There is an ominous G.K. Chesterton poem which has the penultimate line, “we are the people of England; and we have not spoken yet.” Amid a thicket of nationalistic sentiment, it describes the silent majority who are taken for granted by the ruling classes on whose behalf they fight and die.
If Chesterton’s people did find voice, it would probably be as a Daily Mail leader (although since that newspaper claims to speak for “the people of England, that never have spoken yet”, by speaking for them, it can not be of them). It is the unspoken views of this majority that unsettle many politicians.
It also appears to have unsettled BT, which seems to have listened to the voice of the secret people. By deciding to abandon Phorm in the face of objections from privacy campaigners, it could be setting an important precedent – that just because information is available, useful and (arguably) legal, does not mean it should be put to use.
The moment we set out on the Internet, we are presumed to lose all anonymity and right to privacy. Yet you can go to any shop in the land and make a purchase without ever needing to be identified. Doing the same thing online is impossible.

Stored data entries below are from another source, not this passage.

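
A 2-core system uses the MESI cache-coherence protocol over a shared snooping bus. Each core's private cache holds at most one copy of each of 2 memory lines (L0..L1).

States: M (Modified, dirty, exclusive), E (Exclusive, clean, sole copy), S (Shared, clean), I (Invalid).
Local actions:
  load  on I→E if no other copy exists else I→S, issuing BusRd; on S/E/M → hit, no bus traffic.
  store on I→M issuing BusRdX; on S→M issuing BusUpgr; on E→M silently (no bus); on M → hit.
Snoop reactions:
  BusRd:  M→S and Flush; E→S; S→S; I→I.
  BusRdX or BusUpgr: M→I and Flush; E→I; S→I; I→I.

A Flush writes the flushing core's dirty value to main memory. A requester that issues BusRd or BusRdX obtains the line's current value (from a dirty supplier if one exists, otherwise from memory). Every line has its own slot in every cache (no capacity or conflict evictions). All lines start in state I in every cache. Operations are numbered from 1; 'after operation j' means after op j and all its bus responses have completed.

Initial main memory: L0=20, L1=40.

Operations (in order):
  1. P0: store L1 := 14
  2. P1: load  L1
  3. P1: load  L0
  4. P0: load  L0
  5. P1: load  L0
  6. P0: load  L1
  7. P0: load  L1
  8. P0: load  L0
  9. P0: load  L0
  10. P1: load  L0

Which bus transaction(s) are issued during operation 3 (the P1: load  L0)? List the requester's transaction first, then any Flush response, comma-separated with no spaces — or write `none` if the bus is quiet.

step 1: P0: store L1 := 14  ⟶  MI  (L1)  txn=BusRdX  M[L1]=40
step 2: P1: load  L1  ⟶  SS  (L1)  txn=BusRd+Flush  M[L1]=14
step 3: P1: load  L0  ⟶  IE  (L0)  txn=BusRd  M[L0]=20
step 4: P0: load  L0  ⟶  SS  (L0)  txn=BusRd  M[L0]=20
step 5: P1: load  L0  ⟶  SS  (L0)  txn=∅  M[L0]=20
step 6: P0: load  L1  ⟶  SS  (L1)  txn=∅  M[L1]=14
step 7: P0: load  L1  ⟶  SS  (L1)  txn=∅  M[L1]=14
step 8: P0: load  L0  ⟶  SS  (L0)  txn=∅  M[L0]=20
step 9: P0: load  L0  ⟶  SS  (L0)  txn=∅  M[L0]=20
step 10: P1: load  L0  ⟶  SS  (L0)  txn=∅  M[L0]=20

bus = BusRd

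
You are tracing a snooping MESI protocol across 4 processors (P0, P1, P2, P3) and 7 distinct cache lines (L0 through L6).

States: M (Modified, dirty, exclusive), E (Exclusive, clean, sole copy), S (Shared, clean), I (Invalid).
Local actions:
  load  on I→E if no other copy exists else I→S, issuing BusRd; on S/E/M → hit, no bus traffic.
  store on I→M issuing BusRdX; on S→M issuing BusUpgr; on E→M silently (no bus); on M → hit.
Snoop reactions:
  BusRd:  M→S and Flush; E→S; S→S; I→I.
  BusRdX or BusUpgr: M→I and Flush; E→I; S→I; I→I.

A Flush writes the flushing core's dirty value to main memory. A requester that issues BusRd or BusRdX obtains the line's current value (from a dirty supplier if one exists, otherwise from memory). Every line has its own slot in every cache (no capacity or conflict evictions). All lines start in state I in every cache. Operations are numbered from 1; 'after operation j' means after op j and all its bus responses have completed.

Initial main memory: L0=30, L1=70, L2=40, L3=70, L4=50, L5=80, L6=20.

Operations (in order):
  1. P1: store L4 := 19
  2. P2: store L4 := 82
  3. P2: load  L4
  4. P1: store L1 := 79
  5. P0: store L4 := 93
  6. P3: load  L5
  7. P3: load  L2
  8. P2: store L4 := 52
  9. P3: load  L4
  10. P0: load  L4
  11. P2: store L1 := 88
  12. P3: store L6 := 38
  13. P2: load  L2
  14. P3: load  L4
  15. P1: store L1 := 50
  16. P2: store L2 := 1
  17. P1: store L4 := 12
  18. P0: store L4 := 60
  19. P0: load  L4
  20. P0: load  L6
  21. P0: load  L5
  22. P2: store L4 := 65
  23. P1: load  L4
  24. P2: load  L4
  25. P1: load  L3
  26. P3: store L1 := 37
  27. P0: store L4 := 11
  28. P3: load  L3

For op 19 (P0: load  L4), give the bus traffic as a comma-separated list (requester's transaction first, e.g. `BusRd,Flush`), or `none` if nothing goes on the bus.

bus = none

  op1 P1: store L4 := 19 → I/M/I/I on L4; bus BusRdX; mem=50
  op2 P2: store L4 := 82 → I/I/M/I on L4; bus BusRdX Flush; mem=19
  op3 P2: load  L4 → I/I/M/I on L4; bus (none); mem=19
  op4 P1: store L1 := 79 → I/M/I/I on L1; bus BusRdX; mem=70
  op5 P0: store L4 := 93 → M/I/I/I on L4; bus BusRdX Flush; mem=82
  op6 P3: load  L5 → I/I/I/E on L5; bus BusRd; mem=80
  op7 P3: load  L2 → I/I/I/E on L2; bus BusRd; mem=40
  op8 P2: store L4 := 52 → I/I/M/I on L4; bus BusRdX Flush; mem=93
  op9 P3: load  L4 → I/I/S/S on L4; bus BusRd Flush; mem=52
  op10 P0: load  L4 → S/I/S/S on L4; bus BusRd; mem=52
  op11 P2: store L1 := 88 → I/I/M/I on L1; bus BusRdX Flush; mem=79
  op12 P3: store L6 := 38 → I/I/I/M on L6; bus BusRdX; mem=20
  op13 P2: load  L2 → I/I/S/S on L2; bus BusRd; mem=40
  op14 P3: load  L4 → S/I/S/S on L4; bus (none); mem=52
  op15 P1: store L1 := 50 → I/M/I/I on L1; bus BusRdX Flush; mem=88
  op16 P2: store L2 := 1 → I/I/M/I on L2; bus BusUpgr; mem=40
  op17 P1: store L4 := 12 → I/M/I/I on L4; bus BusRdX; mem=52
  op18 P0: store L4 := 60 → M/I/I/I on L4; bus BusRdX Flush; mem=12
  op19 P0: load  L4 → M/I/I/I on L4; bus (none); mem=12
  op20 P0: load  L6 → S/I/I/S on L6; bus BusRd Flush; mem=38
  op21 P0: load  L5 → S/I/I/S on L5; bus BusRd; mem=80
  op22 P2: store L4 := 65 → I/I/M/I on L4; bus BusRdX Flush; mem=60
  op23 P1: load  L4 → I/S/S/I on L4; bus BusRd Flush; mem=65
  op24 P2: load  L4 → I/S/S/I on L4; bus (none); mem=65
  op25 P1: load  L3 → I/E/I/I on L3; bus BusRd; mem=70
  op26 P3: store L1 := 37 → I/I/I/M on L1; bus BusRdX Flush; mem=50
  op27 P0: store L4 := 11 → M/I/I/I on L4; bus BusRdX; mem=65
  op28 P3: load  L3 → I/S/I/S on L3; bus BusRd; mem=70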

That is a simple fact of digital life. But the clickstream of data generated by our paths across the connected world does not have to be harvested, analysed and used to adapt content and advertising. Not without stronger protection, aggregation to larger group level as standard, and with the option to interact without such identification.
Representative bodies like the Internet Advertising Bureau argue that the use of data in this way gives consumers a better online experience and more relevant advertising and content. Ask consumers what they go online for and it is not these things. In fact, commercial goals are some way down the hierarchy of digital purposes.
Social networks have shown that there is a latent desire for sharing views, following the famous, or simply showing off. The secret people quite enjoy a more public life. This is not the same as personal information being gathered without their knowledge.A new balance needs to be struck between privacy and online privileges. As Chesterton wrote, “Smile at us, pay us, pass us. But do not quite forget.”